Nesta terça-feira, 25 de agosto de 2026, Foz do Iguaçu deu início à segunda etapa do Método Wolbachia, uma estratégia inovadora que utiliza MOSQUITOS Aedes aegypti infectados com uma bactéria que diminui a transmissão de dengue, zika e chikungunya. A ação prevê a liberação de aproximadamente 700 mil MOSQUITOS semanalmente em 28 bairros da cidade. O programa se estenderá ao longo de 26 semanas, o que corresponde a cerca de seis meses, com a soltura de cerca de 140 mil MOSQUITOS por dia, de segunda a sexta-feira.
A fase inicial do projeto teve início em 2024 e conseguiu abranger cerca de 50% do território urbano de Foz do Iguaçu. Com a nova fase, a expectativa é que a tecnologia alcance 100% da área urbana, ampliando a proteção contra essas doenças transmitidas pelo mosquito.
De acordo com a coordenadora técnica da Vigilância Ambiental, Renata Defante Lopes, a cidade é a primeira no Brasil, situada em região de fronteira, a implementar essa tecnologia. Ela relembrou como a população enfrentou epidemias de dengue no passado, com unidades de saúde sobrecarregadas e registros de mortes.
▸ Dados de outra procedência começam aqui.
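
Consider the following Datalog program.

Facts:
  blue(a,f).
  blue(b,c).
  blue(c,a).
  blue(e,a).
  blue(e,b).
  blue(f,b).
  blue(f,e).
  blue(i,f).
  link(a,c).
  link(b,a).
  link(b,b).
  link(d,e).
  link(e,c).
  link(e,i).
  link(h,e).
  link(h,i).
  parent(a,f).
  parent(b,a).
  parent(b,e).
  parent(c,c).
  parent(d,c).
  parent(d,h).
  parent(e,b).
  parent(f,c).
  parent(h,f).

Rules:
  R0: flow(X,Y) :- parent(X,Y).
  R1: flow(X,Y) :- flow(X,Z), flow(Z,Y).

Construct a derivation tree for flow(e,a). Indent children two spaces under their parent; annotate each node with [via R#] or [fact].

flow(e,a)  [via R1]
  flow(e,b)  [via R0]
    parent(e,b)  [fact]
  flow(b,a)  [via R0]
    parent(b,a)  [fact]

round 1: derive flow(a,f) via R0 from parent(a,f)
round 1: derive flow(b,a) via R0 from parent(b,a)
round 1: derive flow(b,e) via R0 from parent(b,e)
round 1: derive flow(c,c) via R0 from parent(c,c)
round 1: derive flow(d,c) via R0 from parent(d,c)
round 1: derive flow(d,h) via R0 from parent(d,h)
round 1: derive flow(e,b) via R0 from parent(e,b)
round 1: derive flow(f,c) via R0 from parent(f,c)
round 1: derive flow(h,f) via R0 from parent(h,f)
round 2: derive flow(a,c) via R1 from flow(a,f), flow(f,c)
round 2: derive flow(b,b) via R1 from flow(b,e), flow(e,b)
round 2: derive flow(b,f) via R1 from flow(b,a), flow(a,f)
round 2: derive flow(d,f) via R1 from flow(d,h), flow(h,f)
round 2: derive flow(e,a) via R1 from flow(e,b), flow(b,a)
round 2: derive flow(e,e) via R1 from flow(e,b), flow(b,e)
round 2: derive flow(h,c) via R1 from flow(h,f), flow(f,c)
round 3: derive flow(b,c) via R1 from flow(b,a), flow(a,c)
round 3: derive flow(e,c) via R1 from flow(e,a), flow(a,c)
round 3: derive flow(e,f) via R1 from flow(e,a), flow(a,f)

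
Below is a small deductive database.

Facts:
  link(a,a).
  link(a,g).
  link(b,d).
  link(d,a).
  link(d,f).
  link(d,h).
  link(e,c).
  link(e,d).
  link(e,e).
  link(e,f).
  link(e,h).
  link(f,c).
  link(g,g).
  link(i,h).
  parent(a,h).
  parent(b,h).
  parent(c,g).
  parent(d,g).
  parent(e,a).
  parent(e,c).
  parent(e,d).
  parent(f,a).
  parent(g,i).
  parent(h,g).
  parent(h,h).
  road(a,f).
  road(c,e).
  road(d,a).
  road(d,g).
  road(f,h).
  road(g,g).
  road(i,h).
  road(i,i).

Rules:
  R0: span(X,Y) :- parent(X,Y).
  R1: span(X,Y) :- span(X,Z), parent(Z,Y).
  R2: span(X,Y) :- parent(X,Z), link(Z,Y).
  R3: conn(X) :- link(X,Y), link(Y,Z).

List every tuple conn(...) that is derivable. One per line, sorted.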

A nova estratégia é vista como uma importante ferramenta para evitar novas epidemias.
Os MOSQUITOS utilizados no projeto são produzidos pelo Centro de Controle de Zoonoses (CCZ) em um Núcleo de Produção Regional, localizado no Horto Municipal. A preparação para essa fase teve início no dia 13 de agosto. Os ovos dos MOSQUITOS chegam em cápsulas que contêm ração, e cada pacote possui cerca de 1,2 mil cápsulas, as quais são colocadas em potes plásticos com água para que possam se desenvolver até a fase adulta, processo que leva aproximadamente sete dias.
Um dia antes da soltura, a água é retirada dos recipientes, e a estrutura do CCZ se organiza para preparar cerca de 3,6 mil potes semanalmente. Para realizar as liberações, três veículos seguirão rotas específicas de segunda a sexta-feira.
Durante a execução do programa, a população poderá notar um aumento temporário na quantidade de MOSQUITOS em algumas áreas. O Método Wolbachia envolve a introdução de exemplares com a bactéria, que se reproduzem com os MOSQUITOS locais, aumentando a proporção de Aedes aegypti com Wolbachia, o que reduz a capacidade de transmissão dos vírus. Vale ressaltar que os MOSQUITOS e a bactéria não são geneticamente modificados, e a presença da Wolbachia tende a se manter na população local sem a necessidade de novas liberações.